Right. Coming back to "why do this", you want it because it is good for performance: these values are accessed frequently enough that going to globals (particularly for PIC code) is too expensive.
A very simple example C program using this feature:
--------------------------
#include <stdio.h>
register int R1 __asm__ ("esi");
int main(void)
{
R1 = 3;
printf("register: %d\n", R1);
R1 *= 2;
printf("register: %d\n", R1);
return 0;
}
--------------------------
llvm-gcc doesn't compile this program correctly, although according to
the llvm-gcc release notes this extension was first supported by llvm-
gcc in 1.9.
This program actually works for me if you build with -O, but it looks like it is an accident that it works :). The implementation in llvm-gcc could definitely be fixed in this case. However, the more interesting example wouldn't work: if printf were some other function and you read ESI in it.

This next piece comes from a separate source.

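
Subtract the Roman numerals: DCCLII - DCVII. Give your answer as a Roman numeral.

DCCLII = 752
DCVII = 607
752 - 607 = 145

CXLV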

If it were important to me to implement this, I'd implement this extension by adding a new custom calling convention to the X86 backend that always passed the first i32 value in ESI and always returned the first i32 value in ESI. Given that, you could lower the above code to something like this pseudo code:
{i32,i32} @main(i32 %in_esi) {
%esi = alloca i32
store in_esi -> esi
store 3 -> esi
esi1 = load esi
{esi2, dead} = call @printf(esi1, "register: %d\n", esi1);
store esi2 -> esi
esi3 = load esi
esi4 = esi3*2
store esi4 -> esi
esi5 = load esi
{esi6, dead} = call @printf(esi5, "register: %d\n", esi5);
store esi6 -> esi
esi7 = load esi
ret {esi7, 0}
}
Each of printf and main would be marked with the custom CC. After running mem2reg on this, you'd get:
{i32,i32} @main(i32 %in_esi) {
{esi2, dead} = call @printf(3, "register: %d\n", 3);
esi4 = esi2*2
{esi6, dead} = call @printf(esi4, "register: %d\n", esi4);
ret {esi6, 0}
}
When lowered at codegen time, the regalloc would trivially eliminate the copies into/out-of ESI and you'd get the code you desired.
No, I don't know of anyone planning to implement this, but it is conceptually quite simple 
-Chris